A espera pela segunda vinda de Cristo não pode ser passiva, adormecida em rituais e dogmas fossilizados. A verdadeira espera é ativa, comprometida com os sinais do Reino (cf. Mt 25,31-46). É tempo de conversão encarnada, que se expressa em compromisso com os que sofrem, com os que são silenciados, com os que resistem. Como João, precisamos ser voz que clama no deserto dos sistemas religiosos esvaziados e das democracias corroídas. Como Elias, devemos incendiar os falsos altares com a verdade do Reino (cf. 1Rs 18,38-39). Não há boa nova sem denúncia do que aprisiona. Não há batismo verdadeiro sem transformação da realidade.

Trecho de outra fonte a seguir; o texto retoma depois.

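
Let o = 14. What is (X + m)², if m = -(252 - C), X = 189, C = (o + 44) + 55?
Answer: 2500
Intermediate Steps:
C = 113 (C = (14 + 44) + 55 = 58 + 55 = 113)
m = -139 (m = -(252 - 1*113) = -(252 - 113) = -1*139 = -139)
(X + m)² = (189 - 139)² = 50² = 2500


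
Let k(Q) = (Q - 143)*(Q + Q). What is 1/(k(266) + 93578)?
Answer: 1/159014 ≈ 6.2888e-6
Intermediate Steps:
k(Q) = 2*Q*(-143 + Q) (k(Q) = (-143 + Q)*(2*Q) = 2*Q*(-143 + Q))
1/(k(266) + 93578) = 1/(2*266*(-143 + 266) + 93578) = 1/(2*266*123 + 93578) = 1/(65436 + 93578) = 1/159014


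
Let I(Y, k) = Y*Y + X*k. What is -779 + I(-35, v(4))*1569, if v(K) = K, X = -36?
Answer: 1695310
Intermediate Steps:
I(Y, k) = Y² - 36*k (I(Y, k) = Y*Y - 36*k = Y² - 36*k)
-779 + I(-35, v(4))*1569 = -779 + ((-35)² - 36*4)*1569 = -779 + (1225 - 144)*1569 = -779 + 1081*1569 = -779 + 1696089 = 1695310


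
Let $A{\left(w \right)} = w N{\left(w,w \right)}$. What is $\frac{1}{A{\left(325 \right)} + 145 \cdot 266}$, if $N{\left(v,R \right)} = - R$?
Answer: $- \frac{1}{67055} \approx -1.4913 \cdot 10^{-5}$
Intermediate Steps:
$A{\left(w \right)} = - w^{2}$ ($A{\left(w \right)} = w \left(- w\right) = - w^{2}$)
$\frac{1}{A{\left(325 \right)} + 145 \cdot 266} = \frac{1}{- 325^{2} + 145 \cdot 266} = \frac{1}{\left(-1\right) 105625 + 38570} = \frac{1}{-105625 + 38570} = \frac{1}{-67055} = - \frac{1}{67055}$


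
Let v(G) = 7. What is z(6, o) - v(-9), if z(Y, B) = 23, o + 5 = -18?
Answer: 16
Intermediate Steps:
o = -23 (o = -5 - 18 = -23)
z(6, o) - v(-9) = 23 - 1*7 = 23 - 7 = 16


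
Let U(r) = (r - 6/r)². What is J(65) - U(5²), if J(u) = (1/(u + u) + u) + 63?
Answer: -7882061/16250 ≈ -485.05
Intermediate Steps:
J(u) = 63 + u + 1/(2*u) (J(u) = (1/(2*u) + u) + 63 = (u + 1/(2*u)) + 63 = 63 + u + 1/(2*u))
J(65) - U(5²) = (63 + 65 + (½)/65) - (-6 + (5²)²)²/(5²)² = (63 + 65 + (½)*(1/65)) - (-6 + 25²)²/25² = (63 + 65 + 1/130) - (-6 + 625)²/625 = 16641/130 - 619²/625 = 16641/130 - 383161/625 = -7882061/16250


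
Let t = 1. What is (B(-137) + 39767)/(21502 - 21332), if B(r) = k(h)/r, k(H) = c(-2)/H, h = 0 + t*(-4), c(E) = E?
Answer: 10896157/46580 ≈ 233.92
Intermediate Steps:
h = -4 (h = 0 + 1*(-4) = 0 - 4 = -4)
k(H) = -2/H
B(r) = 1/(2*r) (B(r) = (-2/(-4))/r = (-2*(-¼))/r = 1/(2*r))
(B(-137) + 39767)/(21502 - 21332) = ((½)/(-137) + 39767)/(21502 - 21332) = ((½)*(-1/137) + 39767)/170 = (-1/274 + 39767)*(1/170) = (10896157/274)*(1/170) = 10896157/46580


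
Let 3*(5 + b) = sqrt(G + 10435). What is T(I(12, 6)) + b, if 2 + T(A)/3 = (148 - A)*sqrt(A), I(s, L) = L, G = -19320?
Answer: -11 + 426*sqrt(6) + I*sqrt(8885)/3 ≈ 1032.5 + 31.42*I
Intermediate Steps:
T(A) = -6 + 3*sqrt(A)*(148 - A) (T(A) = -6 + 3*((148 - A)*sqrt(A)) = -6 + 3*(sqrt(A)*(148 - A)) = -6 + 3*sqrt(A)*(148 - A))
b = -5 + I*sqrt(8885)/3 (b = -5 + sqrt(-19320 + 10435)/3 = -5 + sqrt(-8885)/3 = -5 + (I*sqrt(8885))/3 = -5 + I*sqrt(8885)/3 ≈ -5.0 + 31.42*I)
T(I(12, 6)) + b = (-6 - 18*sqrt(6) + 444*sqrt(6)) + (-5 + I*sqrt(8885)/3) = (-6 + 426*sqrt(6)) + (-5 + I*sqrt(8885)/3) = -11 + 426*sqrt(6) + I*sqrt(8885)/3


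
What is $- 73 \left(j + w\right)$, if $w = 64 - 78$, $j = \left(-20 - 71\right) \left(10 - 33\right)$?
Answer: $-151767$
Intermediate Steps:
$j = 2093$ ($j = \left(-91\right) \left(-23\right) = 2093$)
$w = -14$
$- 73 \left(j + w\right) = - 73 \left(2093 - 14\right) = \left(-73\right) 2079 = -151767$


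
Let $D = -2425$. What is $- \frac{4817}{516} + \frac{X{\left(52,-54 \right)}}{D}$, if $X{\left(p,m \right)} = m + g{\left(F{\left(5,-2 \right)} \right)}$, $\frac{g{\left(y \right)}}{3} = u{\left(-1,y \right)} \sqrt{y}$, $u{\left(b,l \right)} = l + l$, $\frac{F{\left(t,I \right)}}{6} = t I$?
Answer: $- \frac{11653361}{1251300} + \frac{144 i \sqrt{15}}{485} \approx -9.313 + 1.1499 i$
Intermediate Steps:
$F{\left(t,I \right)} = 6 I t$ ($F{\left(t,I \right)} = 6 t I = 6 I t$)
$u{\left(b,l \right)} = 2 l$
$g{\left(y \right)} = 6 y^{\frac{3}{2}}$ ($g{\left(y \right)} = 3 \cdot 2 y \sqrt{y} = 3 \cdot 2 y^{\frac{3}{2}} = 6 y^{\frac{3}{2}}$)
$X{\left(p,m \right)} = m - 720 i \sqrt{15}$ ($X{\left(p,m \right)} = m + 6 \left(6 \left(-2\right) 5\right)^{\frac{3}{2}} = m + 6 \left(-60\right)^{\frac{3}{2}} = m + 6 \left(- 120 i \sqrt{15}\right) = m - 720 i \sqrt{15}$)
$- \frac{4817}{516} + \frac{X{\left(52,-54 \right)}}{D} = - \frac{4817}{516} + \frac{-54 - 720 i \sqrt{15}}{-2425} = \left(-4817\right) \frac{1}{516} + \left(-54 - 720 i \sqrt{15}\right) \left(- \frac{1}{2425}\right) = - \frac{4817}{516} + \left(\frac{54}{2425} + \frac{144 i \sqrt{15}}{485}\right) = - \frac{11653361}{1251300} + \frac{144 i \sqrt{15}}{485}$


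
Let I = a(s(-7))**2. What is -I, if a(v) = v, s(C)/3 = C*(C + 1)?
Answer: -15876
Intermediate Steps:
s(C) = 3*C*(1 + C) (s(C) = 3*(C*(C + 1)) = 3*(C*(1 + C)) = 3*C*(1 + C))
I = 15876 (I = (3*(-7)*(1 - 7))**2 = (3*(-7)*(-6))**2 = 126**2 = 15876)
-I = -1*15876 = -15876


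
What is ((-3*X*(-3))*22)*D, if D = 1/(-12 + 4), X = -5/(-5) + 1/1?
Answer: -99/2 ≈ -49.500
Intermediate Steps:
X = 2 (X = -5*(-⅕) + 1*1 = 1 + 1 = 2)
D = -⅛ (D = 1/(-8) = -⅛ ≈ -0.12500)
((-3*X*(-3))*22)*D = ((-3*2*(-3))*22)*(-⅛) = (-6*(-3)*22)*(-⅛) = (18*22)*(-⅛) = 396*(-⅛) = -99/2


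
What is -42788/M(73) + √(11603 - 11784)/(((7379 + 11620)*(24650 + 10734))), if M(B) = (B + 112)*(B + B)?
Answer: -21394/13505 + I*√181/672260616 ≈ -1.5842 + 2.0013e-8*I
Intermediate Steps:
M(B) = 2*B*(112 + B) (M(B) = (112 + B)*(2*B) = 2*B*(112 + B))
-42788/M(73) + √(11603 - 11784)/(((7379 + 11620)*(24650 + 10734))) = -42788*1/(146*(112 + 73)) + √(11603 - 11784)/(((7379 + 11620)*(24650 + 10734))) = -42788/(2*73*185) + √(-181)/((18999*35384)) = -42788/27010 + (I*√181)/672260616 = -42788*1/27010 + (I*√181)*(1/672260616) = -21394/13505 + I*√181/672260616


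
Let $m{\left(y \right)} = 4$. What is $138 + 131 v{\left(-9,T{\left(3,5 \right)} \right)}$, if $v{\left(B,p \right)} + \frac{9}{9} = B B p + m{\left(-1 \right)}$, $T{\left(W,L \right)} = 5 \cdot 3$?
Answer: $159696$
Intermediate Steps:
$T{\left(W,L \right)} = 15$
$v{\left(B,p \right)} = 3 + p B^{2}$ ($v{\left(B,p \right)} = -1 + \left(B B p + 4\right) = -1 + \left(B^{2} p + 4\right) = -1 + \left(p B^{2} + 4\right) = -1 + \left(4 + p B^{2}\right) = 3 + p B^{2}$)
$138 + 131 v{\left(-9,T{\left(3,5 \right)} \right)} = 138 + 131 \left(3 + 15 \left(-9\right)^{2}\right) = 138 + 131 \left(3 + 15 \cdot 81\right) = 138 + 131 \left(3 + 1215\right) = 138 + 131 \cdot 1218 = 138 + 159558 = 159696$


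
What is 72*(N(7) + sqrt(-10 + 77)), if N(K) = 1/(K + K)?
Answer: 36/7 + 72*sqrt(67) ≈ 594.49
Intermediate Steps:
N(K) = 1/(2*K)
72*(N(7) + sqrt(-10 + 77)) = 72*((1/2)/7 + sqrt(-10 + 77)) = 72*((1/2)*(1/7) + sqrt(67)) = 72*(1/14 + sqrt(67)) = 36/7 + 72*sqrt(67)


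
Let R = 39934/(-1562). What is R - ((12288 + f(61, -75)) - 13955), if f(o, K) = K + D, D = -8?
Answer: 1346783/781 ≈ 1724.4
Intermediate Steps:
f(o, K) = -8 + K (f(o, K) = K - 8 = -8 + K)
R = -19967/781 (R = 39934*(-1/1562) = -19967/781 ≈ -25.566)
R - ((12288 + f(61, -75)) - 13955) = -19967/781 - ((12288 + (-8 - 75)) - 13955) = -19967/781 - ((12288 - 83) - 13955) = -19967/781 - (12205 - 13955) = -19967/781 - 1*(-1750) = -19967/781 + 1750 = 1346783/781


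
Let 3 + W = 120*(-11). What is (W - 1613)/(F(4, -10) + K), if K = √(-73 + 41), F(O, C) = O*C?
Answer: 3670/51 + 367*I*√2/51 ≈ 71.961 + 10.177*I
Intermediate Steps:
F(O, C) = C*O
W = -1323 (W = -3 + 120*(-11) = -3 - 1320 = -1323)
K = 4*I*√2 (K = √(-32) = 4*I*√2 ≈ 5.6569*I)
(W - 1613)/(F(4, -10) + K) = (-1323 - 1613)/(-10*4 + 4*I*√2) = -2936/(-40 + 4*I*√2)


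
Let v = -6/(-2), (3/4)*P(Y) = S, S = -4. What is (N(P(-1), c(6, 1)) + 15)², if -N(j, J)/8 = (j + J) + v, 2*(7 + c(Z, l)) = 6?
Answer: 38809/9 ≈ 4312.1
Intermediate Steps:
c(Z, l) = -4 (c(Z, l) = -7 + (½)*6 = -7 + 3 = -4)
P(Y) = -16/3 (P(Y) = (4/3)*(-4) = -16/3)
v = 3 (v = -6*(-½) = 3)
N(j, J) = -24 - 8*J - 8*j (N(j, J) = -8*((j + J) + 3) = -8*((J + j) + 3) = -8*(3 + J + j) = -24 - 8*J - 8*j)
(N(P(-1), c(6, 1)) + 15)² = ((-24 - 8*(-4) - 8*(-16/3)) + 15)² = ((-24 + 32 + 128/3) + 15)² = (152/3 + 15)² = (197/3)² = 38809/9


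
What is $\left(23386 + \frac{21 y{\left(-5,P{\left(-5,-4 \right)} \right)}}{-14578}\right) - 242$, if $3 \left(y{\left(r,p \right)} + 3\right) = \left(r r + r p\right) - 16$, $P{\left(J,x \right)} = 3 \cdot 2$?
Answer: $\frac{168696721}{7289} \approx 23144.0$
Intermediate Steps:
$P{\left(J,x \right)} = 6$
$y{\left(r,p \right)} = - \frac{25}{3} + \frac{r^{2}}{3} + \frac{p r}{3}$ ($y{\left(r,p \right)} = -3 + \frac{\left(r r + r p\right) - 16}{3} = -3 + \frac{\left(r^{2} + p r\right) - 16}{3} = -3 + \frac{-16 + r^{2} + p r}{3} = -3 + \left(- \frac{16}{3} + \frac{r^{2}}{3} + \frac{p r}{3}\right) = - \frac{25}{3} + \frac{r^{2}}{3} + \frac{p r}{3}$)
$\left(23386 + \frac{21 y{\left(-5,P{\left(-5,-4 \right)} \right)}}{-14578}\right) - 242 = \left(23386 + \frac{21 \left(- \frac{25}{3} + \frac{\left(-5\right)^{2}}{3} + \frac{1}{3} \cdot 6 \left(-5\right)\right)}{-14578}\right) - 242 = \left(23386 + 21 \left(- \frac{25}{3} + \frac{1}{3} \cdot 25 - 10\right) \left(- \frac{1}{14578}\right)\right) - 242 = \left(23386 + 21 \left(- \frac{25}{3} + \frac{25}{3} - 10\right) \left(- \frac{1}{14578}\right)\right) - 242 = \left(23386 + 21 \left(-10\right) \left(- \frac{1}{14578}\right)\right) - 242 = \left(23386 - - \frac{105}{7289}\right) - 242 = \left(23386 + \frac{105}{7289}\right) - 242 = \frac{170460659}{7289} - 242 = \frac{168696721}{7289}$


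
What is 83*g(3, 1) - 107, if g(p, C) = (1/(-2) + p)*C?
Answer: 201/2 ≈ 100.50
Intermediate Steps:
g(p, C) = C*(-½ + p) (g(p, C) = (-½ + p)*C = C*(-½ + p))
83*g(3, 1) - 107 = 83*(1*(-½ + 3)) - 107 = 83*(1*(5/2)) - 107 = 83*(5/2) - 107 = 415/2 - 107 = 201/2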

Lucas conclui dizendo que João “crescia e se fortalecia em espírito” (Lc 1,80), e isso não se refere a um desenvolvimento individualista, mas à maturidade espiritual que nasce da escuta profunda e da resistência fiel. Em tempos de fé diluída e religiosidade performática, crescer em espírito significa resistir ao comodismo, denunciar as idolatrias (cf. 1Jo 5,21), manter-se fiel mesmo que isso custe a cabeça (cf. Mc 6,27-28). O martírio de João não é acidente de percurso: é consequência da coerência. É sinal de que sua palavra tocou o nervo do sistema. Que a pergunta que um dia ecoou entre os vizinhos — “O que será deste menino?” — (Lc 1,66) ecoe hoje em nossas comunidades como provocação e juízo: que tipo de cristãos estamos formando? Seremos vozes proféticas que anunciam o Reino e denunciam os ídolos de nosso tempo? Ou seguiremos repetindo fórmulas que acalmam consciências, mas não transformam a história?
O Reino não virá com palmas, cruzes douradas ou slogans triunfalistas. O Reino vem com justiça (cf. Is 11,1-5), com verdade (cf. Sl 85,11), com a coragem de João e o fogo de Elias. Entre o deserto e o Jordão, entre o grito e o martírio, entre o ventre e a cruz, somos chamados a preparar caminhos onde a vida possa florescer — ainda que custe tudo.